The big trend showed modified RVs, such as Japan-only micro-vans like the Honda SMX and Wagon R, as well as offerings from Suzuki and other manufacturers. Even bigger vans like the Toyota Previa and Honda Odyssey were seen with crazy body kits, slammed suspensions and fat chrome wheels. We really dig the SMX and Suzuki vans and wish they were imported here. As popular as RVs were as a whole, their lack of availablity in America made it hard for us to get jazzed about the trend. We found the driving forces behind their surge in popularity are price and versatility.

On the styling front, two of the biggest body tuners in Japan made impressions on us. In the expansive Veilside booth, the kits for the new Celica and MR2 Spyder looked like primetime players.

In the Bomex booth, video screens were full of the trailer for the American import car oriented movie "The Fast And The Furious," which stars a Bomex-bodied Supra. The screens were crowded 24-7 as the Japanese youth seemed to like what they saw. Perhaps the film should be distributed in the Land of the Rising Sun? For those wanting a starring role on the street, Bomex was showing its aggressive Integra body kit. The kit features intercooler-ready ducting at the nose, stylish side skirts and a nice rear treatment. It should be available in the States as you read this.

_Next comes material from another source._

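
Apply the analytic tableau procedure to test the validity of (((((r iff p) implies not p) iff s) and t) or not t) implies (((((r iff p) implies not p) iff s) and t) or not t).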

On the electronics front, we are seeing more companies pushing the envelope with smaller units that perform more functions than ever. The Blitz SBC i-D for instance (featured in our April issue), now has a sidekick, the Blitz Power Meter, which greatly expands the tuning envelope. The units work together, but are connected via infrared not hard wires. For more on this high-tech goodie, see the tech article in a future issue. There are other electronics from varying manufacturers which we also plan to test in 2001, so stay tuned.

For 2002, we plan to take a more active role in promoting the tour and hope to offer an expanded program for those who want it. If you are interested in joining us (and we did have a blast), contact JTEC at the accompanying phone numbers.

There is a great deal of free time woven into our tour. In fact, the last day (Sunday) was entirely open and since the tour was based in central Tokyo, the whole city was at our fingertips. We spent our free day at Asakusa Kannon Temple, a quick 15- to 20-minute subway ride from our hotel in Shinagawa.

There was a long, crowded corridor of souvenir stands leading to the temple. We ran the gauntlet, darting across the aisle while price-shopping the stands for the return trip, and arrived at the gateway in front of the temple more or less intact. To the left was a five-story pagoda, topped with a spire. The entire structure looked to be springing toward the heavens. Just inside the gateway was a fire pit where the faithful fanned the smoke of the holy fire over their bodies for good luck.

Once inside the temple, it got crowded pretty quickly. The working portion of the temple with the altar is fenced off to the public, but there is what could be called a wishing well with steel bars running across it at the front of the main hall. People throw money in the well. They were lined up six deep to get in range to chuck their yengamins into the black hole. (We'd sure like to be at ground zero with our backpacks open and positioned in the stream of coinage!)